Im Vergleich zu einer Kontrollgruppe (junge Mäuse, die eine Bluttransfusion von einer anderen jungen Maus erhielten) hatten die Mäuse, die Blut von einer alten Maus erhielten, „eine verringerte maximale Zuckungskraft und signifikant kürzere Geschwindigkeiten der Kraftentwicklung und Entspannung während der Kontraktionen“, so die Forscher gemeldet.

Die Mäuse wurden zu Beginn und sieben Tage nach der Blutinfusion auf einem Laufband auf ihre körperliche Ausdauer getestet. (Mäuse, die sich weigerten zu rennen, wurden durch einen Luftstoß stimuliert, der ließ sie laufen, bis sie erschöpft waren.)

Mäuse, die altes Blut erhielten, ermüdeten schneller und liefen eine kürzere Strecke auf dem Laufband als die Kontrollgruppe.

Diese Mäuse hatten auch Biomarker für Nierenschäden und Hinweise auf Leberalterung.

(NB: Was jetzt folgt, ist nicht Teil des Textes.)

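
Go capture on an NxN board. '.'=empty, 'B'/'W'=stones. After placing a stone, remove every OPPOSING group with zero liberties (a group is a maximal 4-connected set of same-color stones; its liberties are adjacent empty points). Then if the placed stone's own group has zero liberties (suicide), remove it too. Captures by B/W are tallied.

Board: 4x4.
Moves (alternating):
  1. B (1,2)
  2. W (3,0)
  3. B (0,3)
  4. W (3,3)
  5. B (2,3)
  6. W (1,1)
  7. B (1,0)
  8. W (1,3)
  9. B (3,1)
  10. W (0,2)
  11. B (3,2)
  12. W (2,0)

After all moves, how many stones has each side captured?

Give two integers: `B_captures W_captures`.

Answer: 1 0

Derivation:
Move 1: B@(1,2) -> caps B=0 W=0
Move 2: W@(3,0) -> caps B=0 W=0
Move 3: B@(0,3) -> caps B=0 W=0
Move 4: W@(3,3) -> caps B=0 W=0
Move 5: B@(2,3) -> caps B=0 W=0
Move 6: W@(1,1) -> caps B=0 W=0
Move 7: B@(1,0) -> caps B=0 W=0
Move 8: W@(1,3) -> caps B=0 W=0
Move 9: B@(3,1) -> caps B=0 W=0
Move 10: W@(0,2) -> caps B=0 W=0
Move 11: B@(3,2) -> caps B=1 W=0
Move 12: W@(2,0) -> caps B=1 W=0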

Als älteren Mäusen in diesem Experiment jüngeres Blut verabreicht wurde, nahmen Lipide und Fibrose und Müdigkeit ab und die Muskelausdauer nahm zu.

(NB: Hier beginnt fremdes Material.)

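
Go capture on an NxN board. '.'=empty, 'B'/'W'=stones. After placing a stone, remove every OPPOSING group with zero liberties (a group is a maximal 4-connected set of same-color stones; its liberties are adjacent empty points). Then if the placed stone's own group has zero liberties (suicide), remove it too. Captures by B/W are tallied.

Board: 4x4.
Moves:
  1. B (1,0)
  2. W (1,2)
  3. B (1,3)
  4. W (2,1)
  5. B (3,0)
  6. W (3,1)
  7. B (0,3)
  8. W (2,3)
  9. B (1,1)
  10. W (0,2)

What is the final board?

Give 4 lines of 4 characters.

Move 1: B@(1,0) -> caps B=0 W=0
Move 2: W@(1,2) -> caps B=0 W=0
Move 3: B@(1,3) -> caps B=0 W=0
Move 4: W@(2,1) -> caps B=0 W=0
Move 5: B@(3,0) -> caps B=0 W=0
Move 6: W@(3,1) -> caps B=0 W=0
Move 7: B@(0,3) -> caps B=0 W=0
Move 8: W@(2,3) -> caps B=0 W=0
Move 9: B@(1,1) -> caps B=0 W=0
Move 10: W@(0,2) -> caps B=0 W=2

Answer: ..W.
BBW.
.W.W
BW..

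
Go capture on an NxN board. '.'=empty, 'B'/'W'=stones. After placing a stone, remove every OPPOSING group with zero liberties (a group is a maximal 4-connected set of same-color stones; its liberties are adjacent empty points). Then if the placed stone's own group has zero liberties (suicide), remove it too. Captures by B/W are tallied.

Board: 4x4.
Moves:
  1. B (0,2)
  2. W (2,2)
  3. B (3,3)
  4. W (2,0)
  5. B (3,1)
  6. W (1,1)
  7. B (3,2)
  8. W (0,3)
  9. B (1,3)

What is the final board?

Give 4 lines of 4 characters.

Move 1: B@(0,2) -> caps B=0 W=0
Move 2: W@(2,2) -> caps B=0 W=0
Move 3: B@(3,3) -> caps B=0 W=0
Move 4: W@(2,0) -> caps B=0 W=0
Move 5: B@(3,1) -> caps B=0 W=0
Move 6: W@(1,1) -> caps B=0 W=0
Move 7: B@(3,2) -> caps B=0 W=0
Move 8: W@(0,3) -> caps B=0 W=0
Move 9: B@(1,3) -> caps B=1 W=0

Answer: ..B.
.W.B
W.W.
.BBB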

Dieses letzte Ergebnis spiegelte ein früheres Studiumdurchgeführt von der University of California im Jahr 2005, die zeigte, dass die Erzeugung von Siamesischen Zwillingen aus jungen und alten Mäusen (und damit das Teilen von Blut und Organen) die Zeichen des Alterns bei alten Mäusen umkehren kann.

„Durch den heterochronen Blutaustausch berichten wir von einer Übertragung der physiologischen Seneszenz von alten auf junge Mäuse“, so die Forscher sagen. „Diese Reaktion hat nichts mit … dem chronologischen Alter zu tun.“

Die Forscher stellten die Hypothese auf, dass Zellen älterer Mäuse einen „Seneszenz-assoziierten sekretorischen Phänotyp“ (SASP) freisetzen, der das Altern fördert, wie Muskelschwäche, Verlust der Ausdauer und Gewebeschäden.

Diese seneszenten Zellen – alte Zellen, die sich nicht mehr reproduzieren, aber noch nicht aus dem Körper ausgeschieden wurden – könnten potenziell benachbarte Zellen in einem jüngeren Individuum beeinflussen, auch ohne dass zuerst eine chronologische Alterung eintritt.

Die Forscher platzierten auch menschliche Nierenzellen in Plasma von Menschen zwischen 60 und 70 Jahren und fanden innerhalb von sechs Tagen nach dem Experiment mehrere Biomarker des Alterns. Diese Biomarker wurden nicht gefunden, als das Experiment mit Plasma von Personen im Alter von 20 bis 30 Jahren wiederholt wurde.

Beide Experimente deuten darauf hin, dass die Anpassung und Modulation verschiedener Faktoren, einschließlich SASP, zu neuen therapeutischen Strategien führen könnte, wenn es um ein längeres Leben geht, so die Forscher daraus schließen.

Die Studie wurde veröffentlicht in Naturstoffwechsel.